Last edited: Dec 25, 2016
3. Dec 25, 2016

### vela

Staff Emeritus

Could you ask your questions again but use better formatting and proper punctuation so it's clear what you're trying to say? Also, explain your reasoning a bit more, like how you jumped to y''(t)+(n2)*y(t)=0, because some of what you wrote doesn't seem right.

4. Dec 25, 2016

### Pouyan

Well this is the whole solution from my book : If a has the form n2 + (-1n) for some integer n≠0, then the problem has the solution y(t)= A*eint + B*e-int where A and B are constants.

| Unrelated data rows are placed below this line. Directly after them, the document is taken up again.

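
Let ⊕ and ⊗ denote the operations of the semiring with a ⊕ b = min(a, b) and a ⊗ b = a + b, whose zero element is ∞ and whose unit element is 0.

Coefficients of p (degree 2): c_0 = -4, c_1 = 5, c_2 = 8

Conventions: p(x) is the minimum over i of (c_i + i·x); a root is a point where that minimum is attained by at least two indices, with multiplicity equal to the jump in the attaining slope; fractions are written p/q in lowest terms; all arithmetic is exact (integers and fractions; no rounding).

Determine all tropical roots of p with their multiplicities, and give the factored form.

hull edge (i=0, c=-4) to (i=2, c=8): slope 6, span 2
Factored form: p(x) = 8 ⊗ (x ⊕ (-6)) ⊗ (x ⊕ (-6))
Answer: roots = -6 (mult 2)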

If a=1 there are the solutions y(t)=constant. For other values there are no nontrivial solutions.
I know if a = n2 + (-1n) then we can just enter this term into the equation and we have
y''(t)+(n2 + (-1n))y(t)=y(t+π) which has the solution y(t)= A*eint + B*e-int when n is not 0 or -1 or 1... but I don't know why....

5. Dec 25, 2016

### vela

Staff Emeritus
You need to be more careful. You have $y(t) = \sum_n c_n e^{int}$. When you plug this into the differential equation, you end up with
$$\sum_{n=-\infty}^\infty -n^2c_n e^{int} + \sum_{n=-\infty}^\infty ac_n e^{int} = \sum_{n=-\infty}^\infty (-1)^n c_n e^{int}.$$ The orthogonality of the Fourier components then implies that
$$(-n^2+a) c_n = (-1)^n c_n$$ for all $n$. There are two ways this relationship can hold: $a=n^2 + (-1)^n$ or $c_n = 0$.

Now remember that you're looking at the situation where $a$ is a constant, so it can't vary with $n$. Suppose $a=3$. You can see there is no integer value of $n$ such that $3 = n^2 + (-1)^n$, so the only way the relationship holds is $c_n = 0$ for all $n$. In other words, $y=0$, the trivial solution.

But suppose $a=5 = 2^2 + (-1)^2$. The solution has to satisfy
$$\sum_{n=-\infty}^\infty -n^2c_n e^{int} + \sum_{n=-\infty}^\infty [2^2+(-1)^2]c_n e^{int} = \sum_{n=-\infty}^\infty (-1)^n c_n e^{int},$$ which implies
$$(-n^2+5) c_n = (-1)^n c_n$$ for all $n$. What happens when $n=\pm2$? What about when $n \ne \pm 2$? What does the series look like in this case?